Respiratory infections and diseases are some of the most common medical conditions in the world and are a leading cause of chronic ill-health. At the moment we have to rely on investigations such as x-rays and blood tests to help guide us and let us understand the processes that may be occurring in the deep areas of the lung. Hence, more accurate ways of assessing what is going on in the deep parts of the lung, to provide better treatment and diagnosis of lung disease, are desperately needed.

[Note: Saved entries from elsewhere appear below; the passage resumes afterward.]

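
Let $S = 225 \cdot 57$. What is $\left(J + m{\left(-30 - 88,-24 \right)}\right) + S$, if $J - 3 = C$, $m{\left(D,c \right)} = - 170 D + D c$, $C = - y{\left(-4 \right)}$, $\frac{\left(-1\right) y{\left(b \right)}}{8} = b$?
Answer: $35688$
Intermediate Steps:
$y{\left(b \right)} = - 8 b$
$S = 12825$
$C = -32$ ($C = - \left(-8\right) \left(-4\right) = \left(-1\right) 32 = -32$)
$J = -29$ ($J = 3 - 32 = -29$)
$\left(J + m{\left(-30 - 88,-24 \right)}\right) + S = \left(-29 + \left(-30 - 88\right) \left(-170 - 24\right)\right) + 12825 = \left(-29 + \left(-30 - 88\right) \left(-194\right)\right) + 12825 = \left(-29 - -22892\right) + 12825 = \left(-29 + 22892\right) + 12825 = 22863 + 12825 = 35688$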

Molecular imaging offers the opportunity to immediately and directly visualise underlying problems within the lung, with the potential to rationalise or re-direct therapy. Given the limitations of existing approaches, this technology could revolutionise the way clinicians address certain conditions of the lung and provide a bedside solution to a very real clinical problem. To date, we have developed a programme of clinical research which includes the imaging of bacterial infections, lung scarring and cancer.
So far, our imaging agents (BAC ONE, BAC TWO, FIB ONE and NAP) have been delivered directly into the lung at very low concentrations and have been able to specifically detect their target within sixty seconds, thereby ‘lighting up’ the lung. Our early clinical studies using these agents have all shown that bedside pulmonary molecular imaging is both safe and feasible. Our novel endomicroscopy platform has also been clinically tested in a small number of patients and can image the delicate architecture of the distal lung and detect the presence of active enzymes in fibrotic lung tissue.